Ha corrido mucha agua bajo el puente, pero el Branly parece encaminado a satisfacer la misma curiosidad. Se crea misterio allí donde hay costumbres y tradiciones que no necesitan ser traducidas. La mayoría de las piezas que forman parte del museo no fueron creadas para ser exhibidas sino para encarar la vida y la muerte, para celebrar rituales, para satisfacer las necesidades más básicas. Se trata de arte vivo encarcelado en las vitrinas.

Desde tiempos de Duchamp uno se pregunta qué es lo que hace que un objeto sea digno de ser exhibido en un museo.  En Quai Branly el criterio no parece ser la distancia temporal sino la física.
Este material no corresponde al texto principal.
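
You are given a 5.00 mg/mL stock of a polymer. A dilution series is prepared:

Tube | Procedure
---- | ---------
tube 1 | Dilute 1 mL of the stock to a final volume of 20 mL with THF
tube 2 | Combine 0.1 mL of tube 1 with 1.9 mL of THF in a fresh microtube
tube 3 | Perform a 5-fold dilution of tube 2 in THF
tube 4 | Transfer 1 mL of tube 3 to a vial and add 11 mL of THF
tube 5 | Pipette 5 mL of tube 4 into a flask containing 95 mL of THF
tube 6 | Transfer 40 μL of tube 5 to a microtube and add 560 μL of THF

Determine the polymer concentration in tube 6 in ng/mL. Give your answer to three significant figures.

0.694 ng/mL

Step 1: 1 mL brought to 20 mL → factor 20/1 = 20
Step 2: 0.1 mL + 1.9 mL = 2 mL total → factor 2/0.1 = 20
Step 3: 5-fold → factor 5
Step 4: 1 mL + 11 mL = 12 mL total → factor 12/1 = 12
Step 5: 5 mL + 95 mL = 100 mL total → factor 100/5 = 20
Step 6: 40 μL + 560 μL = 600 μL total → factor 600/40 = 15
Overall dilution factor = 20 × 20 × 5 × 12 × 20 × 15 = 7.2 × 10^6
Final = 5.00 mg/mL / 7.2 × 10^6 = 6.944 × 10^-7 mg/mL = 0.694 ng/mL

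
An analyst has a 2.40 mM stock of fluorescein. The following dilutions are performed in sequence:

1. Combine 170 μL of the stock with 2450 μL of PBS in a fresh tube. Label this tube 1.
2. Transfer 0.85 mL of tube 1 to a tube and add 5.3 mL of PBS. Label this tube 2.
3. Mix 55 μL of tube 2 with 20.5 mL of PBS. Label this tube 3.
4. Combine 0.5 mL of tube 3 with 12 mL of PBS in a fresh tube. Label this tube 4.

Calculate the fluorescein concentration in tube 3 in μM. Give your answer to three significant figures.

Step 1: 170 μL + 2450 μL = 2620 μL total → factor 2620/170 = 15.412
Step 2: 0.85 mL + 5.3 mL = 6.15 mL total → factor 6.15/0.85 = 7.2353
Step 3: 55 μL + 20.5 mL = 20555 μL total → factor 20555/55 = 373.73
Dilution factor through tube 3 = 15.412 × 7.2353 × 373.73 = 41674
[tube 3] = 2.40 mM / 41674 = 5.759 × 10^-5 mM = 0.0576 μM

0.0576 μM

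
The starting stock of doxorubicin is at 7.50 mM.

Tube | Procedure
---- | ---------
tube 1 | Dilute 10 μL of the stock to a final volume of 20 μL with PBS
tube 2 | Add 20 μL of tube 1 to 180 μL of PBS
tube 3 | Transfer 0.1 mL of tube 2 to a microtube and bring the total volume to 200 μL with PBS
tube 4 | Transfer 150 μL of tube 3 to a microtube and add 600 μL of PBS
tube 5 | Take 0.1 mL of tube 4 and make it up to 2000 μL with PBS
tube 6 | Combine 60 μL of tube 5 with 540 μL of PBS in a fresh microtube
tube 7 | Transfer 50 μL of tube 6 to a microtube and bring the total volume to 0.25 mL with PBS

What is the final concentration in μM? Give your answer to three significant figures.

Step 1: 10 μL brought to 20 μL → factor 20/10 = 2
Step 2: 20 μL + 180 μL = 200 μL total → factor 200/20 = 10
Step 3: 0.1 mL brought to 200 μL → factor 0.2/0.1 = 2
Step 4: 150 μL + 600 μL = 750 μL total → factor 750/150 = 5
Step 5: 0.1 mL brought to 2000 μL → factor 2/0.1 = 20
Step 6: 60 μL + 540 μL = 600 μL total → factor 600/60 = 10
Step 7: 50 μL brought to 0.25 mL → factor 250/50 = 5
Overall dilution factor = 2 × 10 × 2 × 5 × 20 × 10 × 5 = 2 × 10^5
Final = 7.50 mM / 2 × 10^5 = 3.750 × 10^-5 mM = 0.0375 μM

0.0375 μM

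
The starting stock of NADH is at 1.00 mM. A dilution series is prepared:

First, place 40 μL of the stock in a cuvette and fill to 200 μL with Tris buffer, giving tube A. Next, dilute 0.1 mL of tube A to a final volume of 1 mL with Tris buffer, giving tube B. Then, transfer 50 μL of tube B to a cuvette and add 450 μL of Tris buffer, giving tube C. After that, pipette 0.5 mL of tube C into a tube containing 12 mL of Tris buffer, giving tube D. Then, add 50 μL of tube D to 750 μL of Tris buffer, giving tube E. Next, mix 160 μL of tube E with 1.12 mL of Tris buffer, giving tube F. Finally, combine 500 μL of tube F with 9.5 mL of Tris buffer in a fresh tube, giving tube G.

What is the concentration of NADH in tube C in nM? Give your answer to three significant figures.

2.00 × 10^3 nM

Step 1: 40 μL brought to 200 μL → factor 200/40 = 5
Step 2: 0.1 mL brought to 1 mL → factor 1/0.1 = 10
Step 3: 50 μL + 450 μL = 500 μL total → factor 500/50 = 10
Dilution factor through tube C = 5 × 10 × 10 = 500
[tube C] = 1.00 mM / 500 = 0.002000 mM = 2.00 × 10^3 nM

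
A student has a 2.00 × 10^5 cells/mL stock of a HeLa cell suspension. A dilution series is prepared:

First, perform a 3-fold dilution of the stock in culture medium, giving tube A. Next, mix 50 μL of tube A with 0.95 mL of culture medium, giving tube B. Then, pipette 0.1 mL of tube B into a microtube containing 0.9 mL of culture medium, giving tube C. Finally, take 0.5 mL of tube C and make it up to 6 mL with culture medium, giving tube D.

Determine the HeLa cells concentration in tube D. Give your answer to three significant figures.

Step 1: 3-fold → factor 3
Step 2: 50 μL + 0.95 mL = 1000 μL total → factor 1000/50 = 20
Step 3: 0.1 mL + 0.9 mL = 1 mL total → factor 1/0.1 = 10
Step 4: 0.5 mL brought to 6 mL → factor 6/0.5 = 12
Overall dilution factor = 3 × 20 × 10 × 12 = 7200
Final = 2.00 × 10^5 cells/mL / 7200 = 27.8 cells/mL

27.8 cells/mL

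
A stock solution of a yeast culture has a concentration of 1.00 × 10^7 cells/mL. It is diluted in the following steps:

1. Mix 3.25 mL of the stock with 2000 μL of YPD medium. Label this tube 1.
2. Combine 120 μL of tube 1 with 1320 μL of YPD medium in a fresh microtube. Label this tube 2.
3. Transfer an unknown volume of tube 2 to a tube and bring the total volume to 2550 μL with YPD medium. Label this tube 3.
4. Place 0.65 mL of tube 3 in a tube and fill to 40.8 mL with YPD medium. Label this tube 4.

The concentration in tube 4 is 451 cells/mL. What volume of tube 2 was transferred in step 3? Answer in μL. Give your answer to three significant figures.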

Muchos de los objetos que se muestran siguen vigentes en las distintas culturas y forman parte de su vida cotidiana.  La lejanía jerarquiza a estos objetos y los catapulta a la categoría de pieza de museo. 

 Si el criterio de selección es estrictamente geográfico,.¿Consagrar un museo a todo lo que no sea europeo no es otro modo de “invención de lo salvaje”? ¿podría mi vida “no europea” también formar parte del museo?

 En un museo que exhibe objetos que aún se utilizan en la vida cotidiana, el criterio tal vez sea  poner la lupa sobre aquellas culturas que no han sucumbido a la globalización.  Breves islas, parajes o territorios que resisten con sus costumbres y tradiciones.

Branly recupera el concepto de “exotismo” bajo las formas del siglo XXI. Ya no hay personas extirpadas de su hábitat para solaz de los parisinos, sino máscaras funerarias, tocados,  cuencos y vasijas que despliegan su belleza despojada de cotidianeidad.  Una ventana abierta a un mundo que por un rato vuelve a ser ancho y ajeno.